Jaroussky chante Verlaine

par

GREEN
Mélodies françaises sur des poèmes de Verlaine
Philippe JAROUSSKY (contre-ténor), Jérôme DUCROS (piano), Nathalie STUTZMANN (alto), Quatuor Ébène
2015-DDD–2015–57’ 18’’ et 54’ 34’’–Livret en français, anglais et allemand–Erato 0825646 1 66954

« Pourquoi un contre-ténor ne pourrait-il pas avoir la sensibilité et la technique vocale nécessaires pour interpréter de la mélodie française ? » C’est la question que pose Philippe Jaroussky dans le très beau livret illustré de présentation de ce double CD édité par Erato et regroupant quarante-trois mélodies sur des poèmes de Paul Verlaine, dont des textes aussi sublimes, aussi extraordinaires, aussi saturniens que Green (« Voici des fruits, des fleurs, des feuilles et des branches »), Colloque sentimental (« Dans le vieux parc solitaire et glacé ») ou Colombine (« Léandre le sot, / Pierrot qui d’un saut / De puce / Franchit le buisson, / Cassandre sous son / Capuce »).
Au début, à l’écoute des premières d’entre elles, on se sent un rien dérouté, désorienté, mais au fur et à mesure qu’elles se suivent (et ne se ressemblent pas), on commence petit à petit à adhérer à cette interprétation inattendue, et on finit même par y souscrire totalement, tant la voix de Philippe Jaroussky est… mélodieuse.
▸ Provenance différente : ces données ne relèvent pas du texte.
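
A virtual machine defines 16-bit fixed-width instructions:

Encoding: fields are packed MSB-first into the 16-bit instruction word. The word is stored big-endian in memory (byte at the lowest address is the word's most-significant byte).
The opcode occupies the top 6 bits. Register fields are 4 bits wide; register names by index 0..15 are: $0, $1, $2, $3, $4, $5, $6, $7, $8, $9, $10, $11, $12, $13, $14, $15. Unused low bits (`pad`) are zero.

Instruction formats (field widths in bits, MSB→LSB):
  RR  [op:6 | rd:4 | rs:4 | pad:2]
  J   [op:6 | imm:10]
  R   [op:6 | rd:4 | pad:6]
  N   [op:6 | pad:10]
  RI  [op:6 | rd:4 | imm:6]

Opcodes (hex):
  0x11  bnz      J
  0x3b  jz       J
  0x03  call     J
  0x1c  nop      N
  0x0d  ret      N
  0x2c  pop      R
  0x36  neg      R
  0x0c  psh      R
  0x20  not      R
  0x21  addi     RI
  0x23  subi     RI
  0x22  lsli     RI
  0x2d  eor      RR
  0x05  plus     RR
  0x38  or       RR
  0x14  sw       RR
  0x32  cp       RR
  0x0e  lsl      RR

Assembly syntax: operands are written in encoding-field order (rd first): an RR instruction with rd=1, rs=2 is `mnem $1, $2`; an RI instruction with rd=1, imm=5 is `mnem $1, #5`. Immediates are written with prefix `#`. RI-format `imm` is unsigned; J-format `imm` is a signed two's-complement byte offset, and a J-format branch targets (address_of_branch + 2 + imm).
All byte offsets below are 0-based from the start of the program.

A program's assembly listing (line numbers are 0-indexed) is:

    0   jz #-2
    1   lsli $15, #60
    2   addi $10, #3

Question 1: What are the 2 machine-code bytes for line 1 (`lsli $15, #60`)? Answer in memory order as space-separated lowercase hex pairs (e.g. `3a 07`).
1. lsli fields op=0x22:6|rd=15:4|imm=60:6 → word 8bfch → 8b fc

8b fc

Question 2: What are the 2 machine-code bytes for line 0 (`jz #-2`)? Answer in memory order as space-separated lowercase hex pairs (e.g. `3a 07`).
ef fe

line 0 (jz): pack op=0x3b:6|imm=-2:10 = 0xeffe; big→ ef fe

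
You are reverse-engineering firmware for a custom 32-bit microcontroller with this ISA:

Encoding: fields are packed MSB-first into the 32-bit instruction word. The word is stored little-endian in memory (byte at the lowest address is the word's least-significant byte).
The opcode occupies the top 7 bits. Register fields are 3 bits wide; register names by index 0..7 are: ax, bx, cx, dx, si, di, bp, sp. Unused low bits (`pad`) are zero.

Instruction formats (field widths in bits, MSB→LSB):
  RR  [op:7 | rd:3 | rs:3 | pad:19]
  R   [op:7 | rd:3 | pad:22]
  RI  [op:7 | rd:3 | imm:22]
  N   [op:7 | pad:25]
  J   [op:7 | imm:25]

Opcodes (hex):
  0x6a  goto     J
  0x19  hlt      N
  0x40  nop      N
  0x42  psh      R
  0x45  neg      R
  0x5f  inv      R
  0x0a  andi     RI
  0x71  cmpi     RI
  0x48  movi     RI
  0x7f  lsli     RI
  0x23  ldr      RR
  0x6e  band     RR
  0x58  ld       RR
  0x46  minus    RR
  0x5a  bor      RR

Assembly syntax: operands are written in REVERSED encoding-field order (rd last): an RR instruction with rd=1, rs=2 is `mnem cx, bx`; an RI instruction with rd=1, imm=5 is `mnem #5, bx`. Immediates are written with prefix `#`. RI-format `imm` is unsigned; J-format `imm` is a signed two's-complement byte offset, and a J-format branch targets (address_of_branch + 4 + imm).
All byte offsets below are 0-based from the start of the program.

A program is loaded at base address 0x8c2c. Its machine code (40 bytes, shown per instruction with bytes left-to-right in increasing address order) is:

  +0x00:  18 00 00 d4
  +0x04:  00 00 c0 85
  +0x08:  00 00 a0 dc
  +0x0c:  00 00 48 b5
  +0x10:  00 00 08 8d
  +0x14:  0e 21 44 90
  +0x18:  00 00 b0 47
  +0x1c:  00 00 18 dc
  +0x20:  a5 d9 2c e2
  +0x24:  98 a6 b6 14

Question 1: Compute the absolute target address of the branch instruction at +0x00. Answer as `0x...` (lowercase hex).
0x8c48

off 0x00: read 18 00 00 d4 as little → 0xd4000018
  opcode bits[31:25]=0x6a: goto/J
  imm@[24:0]=0x18 ⇒ #24
  target = base 0x8c2c + off 0x00 + 4 + imm 24 = 0x8c48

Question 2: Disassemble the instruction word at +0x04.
psh sp

+0x04: 00 00 c0 85 ⇒ word 0x85c00000 (little)
  op=0x85c00000>>25=0x42 ⇒ psh (R)
  rd: (w>>22)&0x7=0x7 → sp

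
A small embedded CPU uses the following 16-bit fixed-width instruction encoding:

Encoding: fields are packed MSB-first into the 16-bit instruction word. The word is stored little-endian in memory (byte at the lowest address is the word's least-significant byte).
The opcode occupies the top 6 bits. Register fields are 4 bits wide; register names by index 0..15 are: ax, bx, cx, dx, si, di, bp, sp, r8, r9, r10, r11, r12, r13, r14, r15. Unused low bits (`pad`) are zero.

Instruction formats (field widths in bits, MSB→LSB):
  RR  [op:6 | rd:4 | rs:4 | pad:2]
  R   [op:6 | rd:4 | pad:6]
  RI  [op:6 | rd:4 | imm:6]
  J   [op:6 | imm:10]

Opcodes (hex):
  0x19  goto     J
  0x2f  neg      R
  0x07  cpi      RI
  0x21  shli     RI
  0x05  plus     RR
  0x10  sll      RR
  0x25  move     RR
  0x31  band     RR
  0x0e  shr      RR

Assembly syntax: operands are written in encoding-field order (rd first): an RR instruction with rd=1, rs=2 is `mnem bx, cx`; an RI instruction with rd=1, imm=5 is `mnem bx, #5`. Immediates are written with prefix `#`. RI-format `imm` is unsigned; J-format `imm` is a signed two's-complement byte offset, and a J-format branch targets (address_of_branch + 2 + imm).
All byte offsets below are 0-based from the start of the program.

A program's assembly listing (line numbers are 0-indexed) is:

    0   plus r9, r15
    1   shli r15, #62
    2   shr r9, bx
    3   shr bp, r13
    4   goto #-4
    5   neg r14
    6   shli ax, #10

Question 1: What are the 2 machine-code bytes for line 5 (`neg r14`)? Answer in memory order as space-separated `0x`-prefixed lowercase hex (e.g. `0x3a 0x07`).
L5: neg op=0x2f:6|rd=14:4|pad=0:6 ⇒ 0xbf80 ⇒ little 80 bf

0x80 0xbf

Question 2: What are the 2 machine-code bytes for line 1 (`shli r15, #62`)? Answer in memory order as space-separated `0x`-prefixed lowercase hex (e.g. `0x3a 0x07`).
line 1 (shli): pack op=0x21:6|rd=15:4|imm=62:6 = 0x87fe; little→ fe 87

0xfe 0x87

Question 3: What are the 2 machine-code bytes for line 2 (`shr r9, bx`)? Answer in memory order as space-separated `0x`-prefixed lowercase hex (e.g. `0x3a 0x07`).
0x44 0x3a

line 2 (shr): pack op=0xe:6|rd=9:4|rs=1:4|pad=0:2 = 0x3a44; little→ 44 3a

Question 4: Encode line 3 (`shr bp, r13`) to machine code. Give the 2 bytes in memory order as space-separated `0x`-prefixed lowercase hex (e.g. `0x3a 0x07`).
3. shr fields op=0xe:6|rd=6:4|rs=13:4|pad=0:2 → word 39b4h → b4 39

0xb4 0x39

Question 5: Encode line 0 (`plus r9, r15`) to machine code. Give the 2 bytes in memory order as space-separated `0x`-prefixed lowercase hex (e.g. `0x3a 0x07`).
0. plus fields op=0x5:6|rd=9:4|rs=15:4|pad=0:2 → word 167ch → 7c 16

0x7c 0x16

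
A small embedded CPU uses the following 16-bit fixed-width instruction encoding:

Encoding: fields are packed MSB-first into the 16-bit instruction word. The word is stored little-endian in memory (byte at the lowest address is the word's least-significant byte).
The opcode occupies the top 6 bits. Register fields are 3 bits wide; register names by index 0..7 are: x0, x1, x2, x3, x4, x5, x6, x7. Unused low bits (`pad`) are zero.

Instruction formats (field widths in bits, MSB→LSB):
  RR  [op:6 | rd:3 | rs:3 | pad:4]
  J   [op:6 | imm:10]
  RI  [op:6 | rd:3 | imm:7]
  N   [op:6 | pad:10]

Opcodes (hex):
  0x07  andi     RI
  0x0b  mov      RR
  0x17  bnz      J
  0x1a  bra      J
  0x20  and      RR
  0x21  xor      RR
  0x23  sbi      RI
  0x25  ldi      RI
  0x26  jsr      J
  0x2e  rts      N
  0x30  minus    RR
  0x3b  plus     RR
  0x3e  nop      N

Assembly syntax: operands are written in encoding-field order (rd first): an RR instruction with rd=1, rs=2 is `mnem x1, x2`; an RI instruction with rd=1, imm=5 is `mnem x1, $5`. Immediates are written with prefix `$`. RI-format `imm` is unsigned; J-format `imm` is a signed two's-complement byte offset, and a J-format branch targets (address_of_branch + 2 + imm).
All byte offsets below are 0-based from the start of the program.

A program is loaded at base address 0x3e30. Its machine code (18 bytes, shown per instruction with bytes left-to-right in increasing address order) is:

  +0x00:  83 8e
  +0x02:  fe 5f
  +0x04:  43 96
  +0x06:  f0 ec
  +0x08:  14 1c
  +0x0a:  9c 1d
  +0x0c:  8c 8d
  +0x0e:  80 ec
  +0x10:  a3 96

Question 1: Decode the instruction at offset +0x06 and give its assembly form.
off 0x06: read f0 ec as little → 0xecf0
  opcode bits[15:10]=0x3b: plus/RR
  [9:7] rd=1 = x1
  [6:4] rs=7 = x7

plus x1, x7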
Mélodieuse et presque évanescente et irréelle, un peu come si elle jaillissait d’un monde parallèle – un monde mystérieux, improbable. Il est vrai aussi que la plupart de ces œuvres ont été composées par des maîtres de la musique française : Claude Debussy, Gabriel Fauré, Emmanuel Chabrier, Florent Schmitt… Ou par des mélodistes talentueux tels que Jules Massenet ou Reynaldo Hahn. À leurs côtés, figurent aussi trois grands de la chanson française : Charles Trenet, Léo Ferré et Georges Brassens, et ce qui est remarquable, c’est que Philippe Jaroussky ne cherche nullement à les imiter ni à donner ici une interprétation qui rappellerait les versions originales.
Comme Paul Verlaine reste le poète français le plus mis en musique (plus que Victor Hugo), on ne s’étonnera pas de trouver sur ce double CD plusieurs mélodies basées sur le même poème. Il y a ainsi trois Green (Claude Debussy, Gabriel Fauré et André Caplet), trois Colloque sentimental (Claude Debussy, Joseph Canteloube et Léo Ferré), trois Clair de lune (Claude Debussy, Gabriel Fauré et le Polonais Jozef Zygmunt Szluc) et trois En sourdine (Claude Debussy, Gabriel Fauré et Reynaldo Hahn). Ou encore deux Colombine (Poldowski, née Régine Wieniawski, et Georges Brassens) et deux « Un grand sommeil noir », un des merveilleux poèmes de Sagesse (Arthur Honegger et Edgard Varèse). Une excellente occasion, en somme, de voir – d’entendre – comment chaque compositeur assimile le génie poétique de Paul Verlaine et parvient, avec ses propres notes et sa propre sensibilité, de lui conférer un formidable écho sonore.